The Cones Hotline was a telephone hotline introduced by the Prime Minister of the United Kingdom John Major in June 1992 to allow members of the public to enquire about roadworks on the country's roads and report areas where traffic cones had been deployed on a road for no apparent reason. The telephone number for the hotline (originally 0345 504030, later 08457 504030) was usually displayed on signs after sections of roadworks.

The hotline was widely seen as being a waste of government resources, costing several thousand pounds per year to run. In September 1995, having fielded a total of fewer than twenty thousand calls, it was announced that the hotline would be gradually wound down.

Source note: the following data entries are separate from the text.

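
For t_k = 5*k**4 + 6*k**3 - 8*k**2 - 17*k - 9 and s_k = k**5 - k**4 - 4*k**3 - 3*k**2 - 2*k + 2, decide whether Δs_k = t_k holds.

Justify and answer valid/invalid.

s_(k+1) = k**5 + 4*k**4 + 2*k**3 - 11*k**2 - 19*k - 7
s_(k+1) − s_k = 5*k**4 + 6*k**3 - 8*k**2 - 17*k - 9
(s_(k+1) − s_k) − t_k = 0

valid; difference matches t_k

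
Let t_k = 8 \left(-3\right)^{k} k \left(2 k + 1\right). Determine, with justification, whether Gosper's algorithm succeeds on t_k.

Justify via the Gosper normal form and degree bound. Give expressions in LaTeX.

Yes. s_k = 4 \left(-3\right)^{k} k \left(1 - k\right).

Compute t_(k+1)/t_k: get -3*(k + 1)*(2*k + 3)/(k*(2*k + 1)).
A = -3, B = 1, C = k**2 + k/2.
Need (-3)·f(k+1) − (1)·f(k) = k**2 + k/2.
deg f ≤ 2 (via 0,0,2).
Coefficient equations give f(k) = -k*(k - 1)/4.
Certificate R = B(k−1)f/C = -(k - 1)/(2*(2*k + 1)) gives s_k = 4*(-3)**k*k*(1 - k).
Verify: 8*(-3)**k*k*(2*k + 1) matches t_k.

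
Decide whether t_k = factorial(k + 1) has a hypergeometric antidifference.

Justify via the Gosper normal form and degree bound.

No — t_k has no hypergeometric antidifference.

t_(k+1)/t_k = k + 2.
Factor: A=k + 2; B=1; C=1.
Solve (k + 2)·f(k+1) − (1)·f(k) = 1.
From deg A=1, deg B=0, deg C=0: d=-1.
Negative degree bound (-1): no f exists, t_k not Gosper-summable.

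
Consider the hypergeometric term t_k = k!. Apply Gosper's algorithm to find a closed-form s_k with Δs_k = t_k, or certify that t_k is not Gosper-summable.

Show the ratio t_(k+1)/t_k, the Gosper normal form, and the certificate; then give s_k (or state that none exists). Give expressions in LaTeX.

The ratio is k + 1.
So A=k + 1 and B=1, with C=1.
Set up (k + 1)·f(k+1) − (1)·f(k) − (1) = 0.
d = -1 from the (1,0,0) case.
deg f ≤ -1 is impossible — no certificate.

no hypergeometric antidifference exists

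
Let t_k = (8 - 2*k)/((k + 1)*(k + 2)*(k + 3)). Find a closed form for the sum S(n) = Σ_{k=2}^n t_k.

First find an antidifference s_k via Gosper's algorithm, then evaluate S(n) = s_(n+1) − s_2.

r(k) = (k - 3)*(k + 1)/((k - 4)*(k + 4)) after simplifying.
Normal form (A,B,C) = (k + 1, k + 4, k - 4).
f must satisfy (k + 1)·f(k+1) − (k + 3)·f(k) = k - 4.
deg f ≤ 2 (via 1,1,1).
Solving with deg f ≤ 2: f(k) = -k*(3*k + 13)/4.
So s_k = (B(k−1)f/C)·t_k = (-k*(k + 3)*(3*k + 13)/(4*(k - 4)))·t_k = k*(3*k + 13)/(2*(k + 1)*(k + 2)).
Δs = 2*(4 - k)/(k**3 + 6*k**2 + 11*k + 6), as required.
Evaluate: s_(n+1) = (3*n**2 + 19*n + 16)/(2*(n**2 + 5*n + 6)); subtract s_(2) = 19/12 ⇒ S(n) = (-n**2 + 19*n - 18)/(12*(n**2 + 5*n + 6)).

S(n) = (-n**2 + 19*n - 18)/(12*(n**2 + 5*n + 6))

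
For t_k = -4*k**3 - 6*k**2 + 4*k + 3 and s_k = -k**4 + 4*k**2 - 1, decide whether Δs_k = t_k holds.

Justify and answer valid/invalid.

valid; difference matches t_k

s_(k+1) = -(k + 1)**4 + 4*(k + 1)**2 - 1
s_(k+1) − s_k = -4*k**3 - 6*k**2 + 4*k + 3
(s_(k+1) − s_k) − t_k = 0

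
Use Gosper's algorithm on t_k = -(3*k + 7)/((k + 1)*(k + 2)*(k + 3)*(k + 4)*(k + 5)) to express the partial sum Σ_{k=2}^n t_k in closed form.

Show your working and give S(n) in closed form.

S(n) = (-n**3 - 11*n**2 - 38*n + 50)/(90*(n**3 + 11*n**2 + 38*n + 40))

Compute t_(k+1)/t_k: get (k + 1)*(3*k + 10)/((k + 6)*(3*k + 7)).
A = k + 1, B = k + 6, C = k + 7/3.
Solve (k + 1)·f(k+1) − (k + 5)·f(k) = k + 7/3.
Degrees (1,1,1) ⇒ d ≤ 4.
Solve for f: f(k) = k*(k + 2)*(k**2 + 8*k + 19)/36 (degree 4 ≤ 4).
Certificate R = B(k−1)f/C = k*(k + 2)*(k + 5)*(k**2 + 8*k + 19)/(12*(3*k + 7)) gives s_k = k*(-k**2 - 8*k - 19)/(12*(k**3 + 8*k**2 + 19*k + 12)).
Check: Δs_k = (-3*k - 7)/(k**5 + 15*k**4 + 85*k**3 + 225*k**2 + 274*k + 120). ✓
Telescope: S(n) = s_(n+1) − s_(2) = (-n**3 - 11*n**2 - 38*n - 28)/(12*(n**3 + 11*n**2 + 38*n + 40)) − (-13/180) = (-n**3 - 11*n**2 - 38*n + 50)/(90*(n**3 + 11*n**2 + 38*n + 40)).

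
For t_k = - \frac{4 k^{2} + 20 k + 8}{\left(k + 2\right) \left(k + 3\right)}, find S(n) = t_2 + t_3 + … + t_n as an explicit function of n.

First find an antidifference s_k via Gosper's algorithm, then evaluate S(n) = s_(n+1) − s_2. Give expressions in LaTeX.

The ratio is (k + 2)*(5*k + (k + 1)**2 + 7)/((k + 4)*(k**2 + 5*k + 2)).
So A=k + 2 and B=k + 4, with C=k**2 + 5*k + 2.
Set up (k + 2)·f(k+1) − (k + 3)·f(k) − (k**2 + 5*k + 2) = 0.
Degrees (1,1,2) ⇒ d ≤ 2.
Solving with deg f ≤ 2: f(k) = k**2.
So s_k = (B(k−1)f/C)·t_k = (k**2*(k + 3)/(k**2 + 5*k + 2))·t_k = -4*k**2/(k + 2).
Check: Δs_k = 4*(-k**2 - 5*k - 2)/(k**2 + 5*k + 6). ✓
Evaluate: s_(n+1) = 4*(-n**2 - 2*n - 1)/(n + 3); subtract s_(2) = -4 ⇒ S(n) = 4*(-n**2 - n + 2)/(n + 3).

S(n) = \frac{4 \left(- n^{2} - n + 2\right)}{n + 3}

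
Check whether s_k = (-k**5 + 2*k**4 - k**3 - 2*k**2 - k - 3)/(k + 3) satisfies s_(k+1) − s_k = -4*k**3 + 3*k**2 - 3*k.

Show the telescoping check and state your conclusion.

Invalid: residual 2*(3*k**4 + 12*k**3 - 10*k**2 + 11*k - 3)/(k**2 + 7*k + 12) ≠ 0.

s_(k+1) = (-k**5 - 3*k**4 - 3*k**3 - 3*k**2 - 5*k - 6)/(k + 4)
s_(k+1) − s_k = (-4*k**5 - 19*k**4 - 6*k**3 - 5*k**2 - 14*k - 6)/(k**2 + 7*k + 12)
(s_(k+1) − s_k) − t_k = 2*(3*k**4 + 12*k**3 - 10*k**2 + 11*k - 3)/(k**2 + 7*k + 12)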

The hotline continued after this date, with a broader remit, and renamed as the 'Highways Agency Information Line' or HAIL. The Highways Agency was another of Major's innovations, having been formed not long before, in 1994. The hotline was one of the first to move to the new local-rate 0845 numbers in 1996. In 2010, the Highways Agency announced the two year phase out of the 0845 number in favour of a new number, 0300 1235000. The change was to take advantage of cost savings offered by 0300 numbers. For callers, the 0300 number was treated the same as a typical geographic phone number (starting with 01 or 02) in pricing schemes by all phone companies, including mobile phones. Under the 0845 number, some charged extra to call the number. Additionally, Highways England's per minute fee on each call was now capped at 5p.